From the editor:
This is the third post in an ongoing series profiling microorganisms of particular significance in water and wastewater systems. In this series we will cover microorganisms of many types including some that are beneficial, inhibitory and pathogenic.
Sulfate Reducing Prokaryotes (SRP) are a class of microorganisms that reduce inorganic sulfur-containing compounds like sulfate and produce hydrogen sulphide (H2S) gas (aka rotten egg gas). This is significant as H2S is highly toxic to humans even at very low concentrations in air. SRP are among the oldest forms of microbes we know of, with lineage tracing back 3.5 billion years.

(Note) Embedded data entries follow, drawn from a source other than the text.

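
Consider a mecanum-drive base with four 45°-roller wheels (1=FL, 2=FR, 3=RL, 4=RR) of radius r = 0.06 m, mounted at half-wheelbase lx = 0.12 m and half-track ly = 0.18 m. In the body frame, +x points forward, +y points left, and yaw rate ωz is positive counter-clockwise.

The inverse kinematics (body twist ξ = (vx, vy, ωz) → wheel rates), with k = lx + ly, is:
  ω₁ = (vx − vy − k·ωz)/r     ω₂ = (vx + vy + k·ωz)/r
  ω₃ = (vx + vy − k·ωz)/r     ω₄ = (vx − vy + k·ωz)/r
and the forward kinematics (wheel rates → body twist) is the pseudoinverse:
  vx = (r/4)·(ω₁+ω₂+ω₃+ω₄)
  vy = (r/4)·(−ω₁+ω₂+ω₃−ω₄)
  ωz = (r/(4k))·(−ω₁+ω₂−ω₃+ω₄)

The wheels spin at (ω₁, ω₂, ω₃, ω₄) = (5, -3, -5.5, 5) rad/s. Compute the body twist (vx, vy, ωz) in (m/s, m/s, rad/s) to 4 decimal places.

k = lx + ly = 0.12 + 0.18 = 0.3000
ω₁+ω₂+ω₃+ω₄ = 1.5000  →  vx = (0.06/4)·1.5000 = 0.0225
−ω₁+ω₂+ω₃−ω₄ = -18.5000  →  vy = (0.06/4)·-18.5000 = -0.2775
−ω₁+ω₂−ω₃+ω₄ = 2.5000  →  ωz = (0.06/1.2000)·2.5000 = 0.1250

(0.0225, -0.2775, 0.1250)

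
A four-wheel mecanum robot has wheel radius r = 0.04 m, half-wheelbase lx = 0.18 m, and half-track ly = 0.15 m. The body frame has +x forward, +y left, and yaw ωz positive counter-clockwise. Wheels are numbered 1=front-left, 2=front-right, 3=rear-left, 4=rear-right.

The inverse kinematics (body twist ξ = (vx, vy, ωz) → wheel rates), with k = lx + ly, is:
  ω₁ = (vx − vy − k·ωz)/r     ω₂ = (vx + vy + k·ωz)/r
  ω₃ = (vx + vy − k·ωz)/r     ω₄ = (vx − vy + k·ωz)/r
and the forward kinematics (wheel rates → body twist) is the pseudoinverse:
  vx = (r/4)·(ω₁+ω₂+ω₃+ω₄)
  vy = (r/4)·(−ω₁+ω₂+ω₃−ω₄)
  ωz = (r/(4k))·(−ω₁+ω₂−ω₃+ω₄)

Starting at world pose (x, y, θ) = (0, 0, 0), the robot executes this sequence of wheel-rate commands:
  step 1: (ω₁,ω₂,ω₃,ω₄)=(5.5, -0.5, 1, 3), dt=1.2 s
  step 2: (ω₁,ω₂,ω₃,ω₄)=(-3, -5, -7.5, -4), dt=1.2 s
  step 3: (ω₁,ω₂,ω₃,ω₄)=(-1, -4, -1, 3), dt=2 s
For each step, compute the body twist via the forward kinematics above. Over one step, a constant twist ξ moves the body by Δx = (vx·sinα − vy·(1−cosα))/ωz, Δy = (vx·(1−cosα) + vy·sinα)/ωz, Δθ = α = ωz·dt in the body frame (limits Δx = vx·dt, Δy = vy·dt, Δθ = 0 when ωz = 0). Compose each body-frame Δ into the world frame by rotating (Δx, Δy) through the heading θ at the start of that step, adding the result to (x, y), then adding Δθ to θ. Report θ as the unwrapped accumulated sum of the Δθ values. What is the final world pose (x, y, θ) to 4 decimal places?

(-0.2078, -0.2775, -0.0303)

step 1: ξ=(vx,vy,ωz)=(0.0900, -0.0800, -0.1212), dt=1.2 → body Δ=(0.1007, -0.1035, -0.1455) → world pose (0.1007, -0.1035, -0.1455)
step 2: ξ=(vx,vy,ωz)=(-0.1950, -0.0550, 0.0455), dt=1.2 → body Δ=(-0.2321, -0.0723, 0.0545) → world pose (-0.1395, -0.1414, -0.0909)
step 3: ξ=(vx,vy,ωz)=(-0.0300, -0.0700, 0.0303), dt=2.0 → body Δ=(-0.0557, -0.1417, 0.0606) → world pose (-0.2078, -0.2775, -0.0303)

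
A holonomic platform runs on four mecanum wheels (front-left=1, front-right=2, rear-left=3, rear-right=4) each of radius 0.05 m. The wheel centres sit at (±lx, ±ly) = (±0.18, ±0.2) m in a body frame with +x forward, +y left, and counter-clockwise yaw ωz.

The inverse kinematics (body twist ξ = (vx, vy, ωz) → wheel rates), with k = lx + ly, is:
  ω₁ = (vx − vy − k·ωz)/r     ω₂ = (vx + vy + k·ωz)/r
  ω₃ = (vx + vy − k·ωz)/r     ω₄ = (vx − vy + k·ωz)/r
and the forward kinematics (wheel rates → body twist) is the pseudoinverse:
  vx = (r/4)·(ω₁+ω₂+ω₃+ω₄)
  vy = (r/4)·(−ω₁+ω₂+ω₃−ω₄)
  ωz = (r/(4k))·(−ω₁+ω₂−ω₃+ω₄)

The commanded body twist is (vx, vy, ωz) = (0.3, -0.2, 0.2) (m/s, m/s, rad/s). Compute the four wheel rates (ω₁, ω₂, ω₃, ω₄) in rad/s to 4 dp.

(8.4800, 3.5200, 0.4800, 11.5200)

k = lx + ly = 0.18 + 0.2 = 0.3800;  k·ωz = 0.3800·0.2 = 0.0760
ω₁ (FL) = (vx − vy − k·ωz)/r = 0.4240/0.05 = 8.4800
ω₂ (FR) = (vx + vy + k·ωz)/r = 0.1760/0.05 = 3.5200
ω₃ (RL) = (vx + vy − k·ωz)/r = 0.0240/0.05 = 0.4800
ω₄ (RR) = (vx − vy + k·ωz)/r = 0.5760/0.05 = 11.5200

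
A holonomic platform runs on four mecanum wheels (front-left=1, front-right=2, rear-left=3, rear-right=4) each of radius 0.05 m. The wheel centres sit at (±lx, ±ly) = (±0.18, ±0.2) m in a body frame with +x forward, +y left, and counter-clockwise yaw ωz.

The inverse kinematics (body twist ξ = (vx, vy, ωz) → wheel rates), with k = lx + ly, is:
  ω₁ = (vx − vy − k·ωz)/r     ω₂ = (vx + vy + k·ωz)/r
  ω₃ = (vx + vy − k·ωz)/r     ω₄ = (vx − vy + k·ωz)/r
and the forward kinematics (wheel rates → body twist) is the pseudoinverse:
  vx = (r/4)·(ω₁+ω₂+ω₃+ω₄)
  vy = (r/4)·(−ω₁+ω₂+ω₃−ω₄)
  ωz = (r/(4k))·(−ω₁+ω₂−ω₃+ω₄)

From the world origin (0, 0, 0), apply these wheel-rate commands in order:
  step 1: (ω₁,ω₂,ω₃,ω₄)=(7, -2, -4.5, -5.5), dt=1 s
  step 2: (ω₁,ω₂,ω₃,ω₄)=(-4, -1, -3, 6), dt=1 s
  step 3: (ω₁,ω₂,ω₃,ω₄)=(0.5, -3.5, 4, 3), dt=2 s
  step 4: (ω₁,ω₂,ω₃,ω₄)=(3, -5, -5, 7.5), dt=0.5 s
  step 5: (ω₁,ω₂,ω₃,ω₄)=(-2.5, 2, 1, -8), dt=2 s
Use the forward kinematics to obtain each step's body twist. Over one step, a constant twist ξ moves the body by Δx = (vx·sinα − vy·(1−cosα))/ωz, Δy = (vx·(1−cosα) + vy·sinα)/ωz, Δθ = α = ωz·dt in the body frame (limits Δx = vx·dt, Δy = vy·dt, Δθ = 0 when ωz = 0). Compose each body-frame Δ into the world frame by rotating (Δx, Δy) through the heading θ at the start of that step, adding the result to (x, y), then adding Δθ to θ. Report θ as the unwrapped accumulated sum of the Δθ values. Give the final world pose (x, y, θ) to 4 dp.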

Originally termed Sulfate Reducing Bacteria (SRB), our vernacular has been updated with the discovery of several archaea that behave the same as their bacterial cousins. SRP are often found deep in biofilms. Most are pure anaerobes, meaning they cannot tolerate oxygen and so rely on other microbes surrounding them to consume oxygen and instead ‘breathe’ sulfate.
The most well-known SRB is Desulfovibrio. It was the organism originally implicated in occurrences of microbiologically influenced corrosion (MIC) in the mid-20th century. Though we have since updated our understanding of MIC to be caused by a variety of different microbes, SRP are still considered the #1 cause.
The financial impacts of MIC are significant. It is estimated to account for 20% of total cases of corrosion, the current annual estimate of which is US$2.5 trillion globally. Though MIC is in many ways inevitable, its impact can be managed through well-designed process housekeeping, fluid treatment, and monitoring of both bulk fluid and surfaces for biofilm development. MIC impacts literally all sectors – from drinking water distribution to oil & gas extraction to power generation and beyond.
NACE International has two standards related to the detection of bacterial growth and MIC:
- TM0194-2014 Field Monitoring of Bacterial Growth in Oilfield Systems.
- TM0212-2012 Detection, Testing and Evaluation of Microbiologically Induced Corrosion on Internal Surface of Pipelines.
Both of these standards emphasize that sound monitoring approaches need to involve a toolbox of physical, chemical and microbiological measurements. For the latter, a combined approach of 2nd Generation ATP as a first line of defence to determine when housekeeping and treatment programs are working or not, followed by speciation through culture-based and molecular tools, is considered best-in-class by global operators.